Curse of the Speed Demon starts to hint at that go-for-broke cartoon logic potential by giving Goldust & Stardust so much strange screen time (along with their now deceased father, which was about as sincerely touching of an inclusion as you could expect from a Scooby-Doo pro wrestling feature) & by removing the action from the wrestling ring in favor of an outlandish monster truck racing setting. I say push it even further. Much like the works of Mario Bava & Dario Argento (who I’ll admit I’m only referencing for the absurdity of it), the mysteries at the heart of Scooby-Doo are not nearly as important as the style in which they’re told, which is typically a campy take on old-fashioned haunted house horrors.
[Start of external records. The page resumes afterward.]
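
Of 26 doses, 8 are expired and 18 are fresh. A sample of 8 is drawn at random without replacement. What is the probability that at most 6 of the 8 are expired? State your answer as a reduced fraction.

There are C(26,8) = 1562275 ways to choose the 8.
Count the complement (more than 6 expired): C(8,7)·C(18,1) + C(8,8)·C(18,0) = 144 + 1 = 145.
Probability = 1 − 145/1562275 = 1562130/1562275 = 312426/312455.

312426/312455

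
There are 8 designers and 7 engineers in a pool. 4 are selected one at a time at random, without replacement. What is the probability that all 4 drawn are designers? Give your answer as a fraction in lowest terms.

2/39

Multiply the conditional probabilities at each draw: 8/15 · 7/14 · 6/13 · 5/12 = 1680/32760 = 2/39.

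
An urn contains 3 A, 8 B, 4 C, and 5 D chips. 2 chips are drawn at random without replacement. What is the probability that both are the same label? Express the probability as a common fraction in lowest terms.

There are C(20,2) = 190 ways to draw 2 chips.
All same label: C(3,2) + C(8,2) + C(4,2) + C(5,2) = 3 + 28 + 6 + 10 = 47.
Probability = 47/190.

47/190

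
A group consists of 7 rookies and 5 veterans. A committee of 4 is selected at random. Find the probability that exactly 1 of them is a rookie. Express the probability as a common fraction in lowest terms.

14/99

Total number of selections: C(12,4) = 495.
Selections with exactly 1 rookie: choose 1 of the 7 rookies and 3 of the 5 veterans, C(7,1)·C(5,3) = 7·10 = 70.
Probability = 70/495 = 14/99.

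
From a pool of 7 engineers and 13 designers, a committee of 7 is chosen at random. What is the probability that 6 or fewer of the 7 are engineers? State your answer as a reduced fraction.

77519/77520

There are C(20,7) = 77520 ways to choose the 7.
Favorable selections (6 or fewer engineers): C(7,0)·C(13,7) + C(7,1)·C(13,6) + C(7,2)·C(13,5) + C(7,3)·C(13,4) + C(7,4)·C(13,3) + C(7,5)·C(13,2) + C(7,6)·C(13,1) = 1716 + 12012 + 27027 + 25025 + 10010 + 1638 + 91 = 77519.
Probability = 77519/77520.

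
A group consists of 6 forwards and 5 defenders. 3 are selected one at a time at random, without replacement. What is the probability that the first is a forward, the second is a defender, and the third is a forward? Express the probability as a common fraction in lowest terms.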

There’s a lot of room for playing within that dynamic while sticking to kayfabe in the in-the-ring gimmicks of folks like Stardust or the Undertaker or The New Day or, hell, even the Wyatt Family (who I loathe to watch due to their monotonous promos, but could totally work in a haunted house cartoon). Curse of the Speed Demon finds the right tone of the cartoon-wrestling hybrid I’m describing in certain moments (The Miz putting the speed demon Inferno in a figure four leg lock or the Undertaker tombstoning him come to mind, as does the film’s basic premise, which feels like something I might’ve come up with while riding my WWF Big Wheels as a kid). It just needs a little more of a push into that detached-from-reality direction for this cartoon WWE Universe to really stand out as a memorable campy delight. As for now, they’re doing some surprisingly amusing work & I’m sure a lot of the wrestling-obsessed kids out there are eating it up, which is good enough to keep my attention for now.